In GURPS combat there is a trade off between Accuracy and Time. The more time you have the more likely you are to hit particularly for missile weapons. A rush into combat is a wild swing with at most a 9 or less to hit on 3d6. However a step and attack is at full skill. However you hit you are going to whack them pretty good.

That seems to me a more common sense way to go. But I admit it is a separate debate.

Benoist

Careful though with buttloads of dice. You need to work out the probabilities of outcomes carefully.
Here, use this.

Benoist

#11
About Immersion:

Quote from: RPG TalkImmersion can be described as the sense of a virtual reality experienced in a role-playing game. It includes such experiences as empathizing with a character, responding to narrative elements, and making decisions in-game rather than using meta-game  thinking. For the player, immersion generally means geetting into their character and imagining something of their experience. For the gamemaster, immersion can be trickier to describe, but might involve imagining the world, reacting to the PCs as characters, and treating NPCs as entities with their own motivations and rationales for existence. [Source]

Or to put it simply:

Quote from: LordVreeg;387949Immersion is quite simply the experience of being able to think, feel, and be the character, not the player.

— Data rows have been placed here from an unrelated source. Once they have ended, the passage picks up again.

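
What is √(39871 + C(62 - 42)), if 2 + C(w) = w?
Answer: √39889 ≈ 199.72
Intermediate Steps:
C(w) = -2 + w
√(39871 + C(62 - 42)) = √(39871 + (-2 + (62 - 42))) = √(39871 + (-2 + 20)) = √(39871 + 18) = √39889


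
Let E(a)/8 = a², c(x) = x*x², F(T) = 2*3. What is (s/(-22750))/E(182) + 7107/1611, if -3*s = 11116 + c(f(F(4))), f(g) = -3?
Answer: 366196912229/83008744000 ≈ 4.4115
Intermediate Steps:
F(T) = 6
c(x) = x³
E(a) = 8*a²
s = -11089/3 (s = -(11116 + (-3)³)/3 = -(11116 - 27)/3 = -⅓*11089 = -11089/3 ≈ -3696.3)
(s/(-22750))/E(182) + 7107/1611 = (-11089/3/(-22750))/((8*182²)) + 7107/1611 = (-11089/3*(-1/22750))/((8*33124)) + 7107*(1/1611) = (853/5250)/264992 + 2369/537 = (853/5250)*(1/264992) + 2369/537 = 853/1391208000 + 2369/537 = 366196912229/83008744000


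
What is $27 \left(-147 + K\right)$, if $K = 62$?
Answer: $-2295$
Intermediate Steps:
$27 \left(-147 + K\right) = 27 \left(-147 + 62\right) = 27 \left(-85\right) = -2295$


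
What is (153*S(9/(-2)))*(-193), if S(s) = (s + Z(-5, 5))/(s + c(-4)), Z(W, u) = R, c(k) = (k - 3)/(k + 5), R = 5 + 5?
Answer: 324819/23 ≈ 14123.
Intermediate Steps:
R = 10
c(k) = (-3 + k)/(5 + k)
Z(W, u) = 10
S(s) = (10 + s)/(-7 + s) (S(s) = (s + 10)/(s + (-3 - 4)/(5 - 4)) = (10 + s)/(s - 7/1) = (10 + s)/(s + 1*(-7)) = (10 + s)/(s - 7) = (10 + s)/(-7 + s))
(153*S(9/(-2)))*(-193) = (153*((10 + 9/(-2))/(-7 + 9/(-2))))*(-193) = (153*((10 + 9*(-½))/(-7 + 9*(-½))))*(-193) = (153*((10 - 9/2)/(-7 - 9/2)))*(-193) = (153*((11/2)/(-23/2)))*(-193) = (153*(-2/23*11/2))*(-193) = (153*(-11/23))*(-193) = -1683/23*(-193) = 324819/23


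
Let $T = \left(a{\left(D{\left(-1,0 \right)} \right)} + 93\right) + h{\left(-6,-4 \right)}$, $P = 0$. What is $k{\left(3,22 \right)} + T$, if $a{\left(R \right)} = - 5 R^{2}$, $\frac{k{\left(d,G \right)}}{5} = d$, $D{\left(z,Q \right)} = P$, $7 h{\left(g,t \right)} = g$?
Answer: $\frac{750}{7} \approx 107.14$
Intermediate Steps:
$h{\left(g,t \right)} = \frac{g}{7}$
$D{\left(z,Q \right)} = 0$
$k{\left(d,G \right)} = 5 d$
$T = \frac{645}{7}$ ($T = \left(- 5 \cdot 0^{2} + 93\right) + \frac{1}{7} \left(-6\right) = \left(\left(-5\right) 0 + 93\right) - \frac{6}{7} = \left(0 + 93\right) - \frac{6}{7} = 93 - \frac{6}{7} = \frac{645}{7} \approx 92.143$)
$k{\left(3,22 \right)} + T = 5 \cdot 3 + \frac{645}{7} = 15 + \frac{645}{7} = \frac{750}{7}$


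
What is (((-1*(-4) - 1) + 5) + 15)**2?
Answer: 529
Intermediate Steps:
(((-1*(-4) - 1) + 5) + 15)**2 = (((4 - 1) + 5) + 15)**2 = ((3 + 5) + 15)**2 = (8 + 15)**2 = 23**2 = 529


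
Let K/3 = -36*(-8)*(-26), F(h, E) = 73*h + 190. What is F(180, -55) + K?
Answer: -9134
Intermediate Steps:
F(h, E) = 190 + 73*h
K = -22464 (K = 3*(-36*(-8)*(-26)) = 3*(288*(-26)) = 3*(-7488) = -22464)
F(180, -55) + K = (190 + 73*180) - 22464 = (190 + 13140) - 22464 = 13330 - 22464 = -9134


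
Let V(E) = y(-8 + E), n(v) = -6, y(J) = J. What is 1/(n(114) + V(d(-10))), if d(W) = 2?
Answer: -1/12 ≈ -0.083333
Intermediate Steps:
V(E) = -8 + E
1/(n(114) + V(d(-10))) = 1/(-6 + (-8 + 2)) = 1/(-6 - 6) = 1/(-12) = -1/12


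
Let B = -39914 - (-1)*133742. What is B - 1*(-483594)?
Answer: 577422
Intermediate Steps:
B = 93828 (B = -39914 - 1*(-133742) = -39914 + 133742 = 93828)
B - 1*(-483594) = 93828 - 1*(-483594) = 93828 + 483594 = 577422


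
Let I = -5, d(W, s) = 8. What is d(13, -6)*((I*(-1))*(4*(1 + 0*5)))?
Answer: 160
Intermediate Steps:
d(13, -6)*((I*(-1))*(4*(1 + 0*5))) = 8*((-5*(-1))*(4*(1 + 0*5))) = 8*(5*(4*(1 + 0))) = 8*(5*(4*1)) = 8*(5*4) = 8*20 = 160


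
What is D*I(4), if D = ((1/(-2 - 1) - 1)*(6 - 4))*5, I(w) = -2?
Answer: 80/3 ≈ 26.667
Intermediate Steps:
D = -40/3 (D = ((1/(-3) - 1)*2)*5 = ((-⅓ - 1)*2)*5 = -4/3*2*5 = -8/3*5 = -40/3 ≈ -13.333)
D*I(4) = -40/3*(-2) = 80/3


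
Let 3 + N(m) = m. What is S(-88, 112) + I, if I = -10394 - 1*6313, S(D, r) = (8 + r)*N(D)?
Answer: -27627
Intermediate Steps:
N(m) = -3 + m
S(D, r) = (-3 + D)*(8 + r) (S(D, r) = (8 + r)*(-3 + D) = (-3 + D)*(8 + r))
I = -16707 (I = -10394 - 6313 = -16707)
S(-88, 112) + I = (-3 - 88)*(8 + 112) - 16707 = -91*120 - 16707 = -10920 - 16707 = -27627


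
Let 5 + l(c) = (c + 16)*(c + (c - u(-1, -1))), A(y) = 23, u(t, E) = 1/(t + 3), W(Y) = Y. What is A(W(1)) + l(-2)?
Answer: -45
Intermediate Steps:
u(t, E) = 1/(3 + t)
l(c) = -5 + (16 + c)*(-½ + 2*c) (l(c) = -5 + (c + 16)*(c + (c - 1/(3 - 1))) = -5 + (16 + c)*(c + (c - 1/2)) = -5 + (16 + c)*(c + (c - 1*½)) = -5 + (16 + c)*(c + (c - ½)) = -5 + (16 + c)*(c + (-½ + c)) = -5 + (16 + c)*(-½ + 2*c))
A(W(1)) + l(-2) = 23 + (-13 + 2*(-2)² + (63/2)*(-2)) = 23 + (-13 + 2*4 - 63) = 23 + (-13 + 8 - 63) = 23 - 68 = -45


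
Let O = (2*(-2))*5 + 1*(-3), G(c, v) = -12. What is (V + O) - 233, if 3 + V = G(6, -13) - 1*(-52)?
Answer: -219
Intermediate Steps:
V = 37 (V = -3 + (-12 - 1*(-52)) = -3 + (-12 + 52) = -3 + 40 = 37)
O = -23 (O = -4*5 - 3 = -20 - 3 = -23)
(V + O) - 233 = (37 - 23) - 233 = 14 - 233 = -219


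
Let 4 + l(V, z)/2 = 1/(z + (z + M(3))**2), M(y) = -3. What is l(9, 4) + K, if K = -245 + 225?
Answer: -138/5 ≈ -27.600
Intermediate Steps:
l(V, z) = -8 + 2/(z + (-3 + z)**2) (l(V, z) = -8 + 2/(z + (z - 3)**2) = -8 + 2/(z + (-3 + z)**2))
K = -20
l(9, 4) + K = 2*(1 - 4*4 - 4*(-3 + 4)**2)/(4 + (-3 + 4)**2) - 20 = 2*(1 - 16 - 4*1**2)/(4 + 1**2) - 20 = 2*(1 - 16 - 4*1)/(4 + 1) - 20 = 2*(1 - 16 - 4)/5 - 20 = 2*(1/5)*(-19) - 20 = -38/5 - 20 = -138/5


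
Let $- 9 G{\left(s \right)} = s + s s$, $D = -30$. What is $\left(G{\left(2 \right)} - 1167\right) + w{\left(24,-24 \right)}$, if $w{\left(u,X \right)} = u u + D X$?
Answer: $\frac{385}{3} \approx 128.33$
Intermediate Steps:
$w{\left(u,X \right)} = u^{2} - 30 X$ ($w{\left(u,X \right)} = u u - 30 X = u^{2} - 30 X$)
$G{\left(s \right)} = - \frac{s}{9} - \frac{s^{2}}{9}$ ($G{\left(s \right)} = - \frac{s + s s}{9} = - \frac{s + s^{2}}{9} = - \frac{s}{9} - \frac{s^{2}}{9}$)
$\left(G{\left(2 \right)} - 1167\right) + w{\left(24,-24 \right)} = \left(\left(- \frac{1}{9}\right) 2 \left(1 + 2\right) - 1167\right) + \left(24^{2} - -720\right) = \left(\left(- \frac{1}{9}\right) 2 \cdot 3 - 1167\right) + \left(576 + 720\right) = \left(- \frac{2}{3} - 1167\right) + 1296 = - \frac{3503}{3} + 1296 = \frac{385}{3}$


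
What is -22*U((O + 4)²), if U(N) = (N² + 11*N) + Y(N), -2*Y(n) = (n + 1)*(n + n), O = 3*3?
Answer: -37180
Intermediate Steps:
O = 9
Y(n) = -n*(1 + n) (Y(n) = -(n + 1)*(n + n)/2 = -(1 + n)*2*n/2 = -n*(1 + n))
U(N) = N² + 11*N - N*(1 + N) (U(N) = (N² + 11*N) - N*(1 + N) = N² + 11*N - N*(1 + N))
-22*U((O + 4)²) = -220*(9 + 4)² = -220*13² = -220*169 = -22*1690 = -37180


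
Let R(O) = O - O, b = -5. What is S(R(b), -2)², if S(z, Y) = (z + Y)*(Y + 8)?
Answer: 144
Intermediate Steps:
R(O) = 0
S(z, Y) = (8 + Y)*(Y + z) (S(z, Y) = (Y + z)*(8 + Y) = (8 + Y)*(Y + z))
S(R(b), -2)² = ((-2)² + 8*(-2) + 8*0 - 2*0)² = (4 - 16 + 0 + 0)² = (-12)² = 144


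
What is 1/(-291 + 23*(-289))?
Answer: -1/6938 ≈ -0.00014413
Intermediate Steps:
1/(-291 + 23*(-289)) = 1/(-291 - 6647) = 1/(-6938) = -1/6938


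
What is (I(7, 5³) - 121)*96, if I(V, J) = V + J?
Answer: 1056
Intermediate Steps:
I(V, J) = J + V
(I(7, 5³) - 121)*96 = ((5³ + 7) - 121)*96 = ((125 + 7) - 121)*96 = (132 - 121)*96 = 11*96 = 1056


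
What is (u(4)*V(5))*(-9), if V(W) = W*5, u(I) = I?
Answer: -900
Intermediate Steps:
V(W) = 5*W
(u(4)*V(5))*(-9) = (4*(5*5))*(-9) = (4*25)*(-9) = 100*(-9) = -900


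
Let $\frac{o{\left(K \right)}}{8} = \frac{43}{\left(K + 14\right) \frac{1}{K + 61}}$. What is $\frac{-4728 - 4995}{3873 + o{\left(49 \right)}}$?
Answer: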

The GM, then, is immersed when experiencing the game-world itself, feeling its ambiance, seeing it in a vivid, first-hand manner in his mind's eye, which leads to an interpretation of NPCs, groups and the environment of the game-world in a matter-of-fact, instinctive and natural fashion.

beejazz

Quote from: Benoist;390045Careful though with buttloads of dice. You need to work out the probabilities of outcomes carefully.
Here, use this.

I've seen similar calculators elsewhere, but this one's pretty cool. Thanks.

two_fishes

Well, like I said in the previous thread, I think the definition provided for immersion sucks, and excludes vast swaths of immersive experience. It's almost as if the definition was created entirely to lend some value to the associative/dissociative divide!


Ben, it's interesting that you grab a much more nuanced and inclusive description of immersion, but then immediately reinterpret it through a very narrow focus from LV.

Abyssal Maw

Quote from: two_fishes;390074Well, like I said in the previous thread, I think the definition provided for immersion sucks, and excludes vast swaths of immersive experience. It's almost as if the definition was created entirely to lend some value to the associative/dissociative divide!


Ben, it's interesting that you grab a much more nuanced and inclusive description of immersion, but then immediately reinterpret it through a very narrow focus from LV.

Hi, welcome to the Forge's entire discourse on the imaginary topic of "narrativism" and "story" ca 1998-2005.